No contestas, te limitas a mirarme... verme en tus ojos me crea un éxtasis incomparable, sé que me puedo ver en ellos pues esos dos cristales tan hermosos solamente reflejan lo que tu corazón alberga.

Volver, volver... huir, nunca más regresar, olvidar... sentir...

Quiero desnudar tu piel y encontrar tu alma en el fondo de tu cuerpo, sentir tu palpitar y hundirme en esa profunda humedad sagrada, apuntar hacia tu altar de Venus y perderme en las burbujas del sueño, en la huella que quedará de mí en tí por el resto de tu vida...
Solamente soy un momento, una idea fugaz, un sueño vaporizado entre nubes de alcohol, la fiesta terminó... todo volvió a su curso natural...

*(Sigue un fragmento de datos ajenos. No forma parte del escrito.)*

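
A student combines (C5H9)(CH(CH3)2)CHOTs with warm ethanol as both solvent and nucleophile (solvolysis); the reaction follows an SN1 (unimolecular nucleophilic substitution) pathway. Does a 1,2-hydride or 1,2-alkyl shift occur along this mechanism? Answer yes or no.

The first-formed carbocation is secondary.
The adjacent isopropyl carbon already bears 2 other carbon substituents and has a hydrogen to migrate; after a 1,2-hydride shift from that carbon the positive charge sits on a tertiary centre.
Tertiary is more stable than secondary, so the shift occurs.

yes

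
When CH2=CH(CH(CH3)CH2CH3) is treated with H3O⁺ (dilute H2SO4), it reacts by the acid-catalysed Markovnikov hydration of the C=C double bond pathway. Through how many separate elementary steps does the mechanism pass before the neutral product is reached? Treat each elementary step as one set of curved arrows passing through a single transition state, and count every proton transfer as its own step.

Step 1: Protonation of the alkene by H3O⁺: the π bond acts as the nucleophile and picks up H⁺, giving the more stable (Markovnikov) secondary carbocation. H2O is released.
Step 2: A hydride (H with its bonding pair) migrates from the adjacent sec-butyl carbon to the cationic centre — a 1,2-hydride shift — upgrading the secondary cation to a tertiary one.
Step 3: Water acts as the nucleophile: an oxygen lone pair bonds to the cationic carbon, giving an oxonium-ion intermediate.
Step 4: H2O removes a proton from the oxonium oxygen, regenerating H3O⁺ and giving the neutral alcohol.
Total: 4 elementary steps.

4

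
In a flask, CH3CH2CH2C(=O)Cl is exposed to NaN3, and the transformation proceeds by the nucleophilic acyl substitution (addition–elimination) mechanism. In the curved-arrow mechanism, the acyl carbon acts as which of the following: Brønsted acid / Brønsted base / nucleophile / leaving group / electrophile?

electrophile

Step 1: Nucleophilic addition of N3⁻ to the acyl carbon breaks the π(C=O) bond and yields a tetrahedral, anionic intermediate.
The acyl carbon accepts an electron pair into an empty or π* orbital — it is the electrophile.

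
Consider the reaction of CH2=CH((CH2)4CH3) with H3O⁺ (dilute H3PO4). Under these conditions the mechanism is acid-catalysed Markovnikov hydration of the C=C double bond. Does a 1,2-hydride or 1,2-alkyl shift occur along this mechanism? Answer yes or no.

The first-formed carbocation is secondary.
No single 1,2-shift to an adjacent carbon would produce a more-substituted cation than the one already present, so no rearrangement occurs.

no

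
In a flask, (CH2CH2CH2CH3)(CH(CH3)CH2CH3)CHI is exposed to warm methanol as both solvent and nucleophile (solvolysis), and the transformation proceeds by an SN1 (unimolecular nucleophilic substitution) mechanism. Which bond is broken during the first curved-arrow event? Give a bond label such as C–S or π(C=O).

Step 1: Rate-determining heterolysis of the C–I bond gives I⁻ and a secondary carbocation.
The bond broken in this step is the C–I bond.

C–I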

Te fuiste, en mi cabeza sigue rondando tu cándida desnudez, la circunferencia de tus senos, en los cuales descansé mi estupor... tu fina línea que empieza ahí y termina un poco más al sur, donde solía haber una maraña negra, pero que sensualmente has retirado para deleitar mi vista, mi lengua y por tu comodidad... seguir bajando por tus piernas hasta terminar de verte, para volver a levantar la vista y ya no encontrarte, sólo tener el recuerdo de algo que nunca fue, nunca lo será, pero algo con lo que mi deseo engaña a mi mente y me transporta a un estado etéreo en el que me pierdo en esas sensaciones que no llegué a sentir de tí...

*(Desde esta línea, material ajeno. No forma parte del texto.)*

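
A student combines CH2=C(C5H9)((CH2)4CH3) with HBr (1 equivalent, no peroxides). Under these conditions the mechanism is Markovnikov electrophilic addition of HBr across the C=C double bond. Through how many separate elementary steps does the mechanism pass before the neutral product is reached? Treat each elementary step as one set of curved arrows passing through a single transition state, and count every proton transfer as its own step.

2

Step 1: Protonation of the alkene by HBr: the π bond acts as the nucleophile and picks up H⁺, giving the more stable (Markovnikov) tertiary carbocation. The H–Br bond breaks heterolytically, releasing Br⁻.
(No 1,2-shift: no single shift to an adjacent carbon would give a more stable cation.)
Step 2: Nucleophilic attack by Br⁻ on the carbocation completes the addition, giving R–Br.
Total: 2 elementary steps.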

La luz se extingue, el frío arrecia... tú ya no estás... yo me perdí contigo...

13 de noviembre de 2007

El Cuarto sin Razón

Tuve que alejarme una vez más de ese pequeño espacio que yo consideraba mi santuario, salir de todas las columnas de papeles amontonados esperando a que lleguen unos ojos que los puedan admirar, dejar que circule la nube gris que se forma cada vez que ahí me refugio.

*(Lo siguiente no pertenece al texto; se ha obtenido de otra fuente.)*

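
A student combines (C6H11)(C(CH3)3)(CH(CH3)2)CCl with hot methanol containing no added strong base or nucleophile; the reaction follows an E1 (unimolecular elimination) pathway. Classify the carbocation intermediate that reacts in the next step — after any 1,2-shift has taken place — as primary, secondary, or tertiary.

Step 1: Rate-determining heterolysis of the C–Cl bond gives Cl⁻ and a tertiary carbocation.
No single 1,2-shift to an adjacent carbon would give a more-substituted cation, so no rearrangement occurs.

tertiary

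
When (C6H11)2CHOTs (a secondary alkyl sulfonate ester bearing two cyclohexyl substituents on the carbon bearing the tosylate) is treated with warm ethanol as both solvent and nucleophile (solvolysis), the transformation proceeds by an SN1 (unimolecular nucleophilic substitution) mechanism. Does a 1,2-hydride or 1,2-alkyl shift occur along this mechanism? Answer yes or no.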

Tomé mi abrigo y salí trepidante hacia la calle. Maloliente y poco alumbrada, albergaba un panorama muy poco alentador. Ante tal indecisión de qué rumbo tomar, decidí seguirle los pasos a una mujer que, siguiendo su costumbre casi religiosa, caminaba por ahí solamente para disipar sus pensamientos de amores mal logrados. No fue tan negativa esa decisión, pues por fin pude cruzar algunas palabras con ella.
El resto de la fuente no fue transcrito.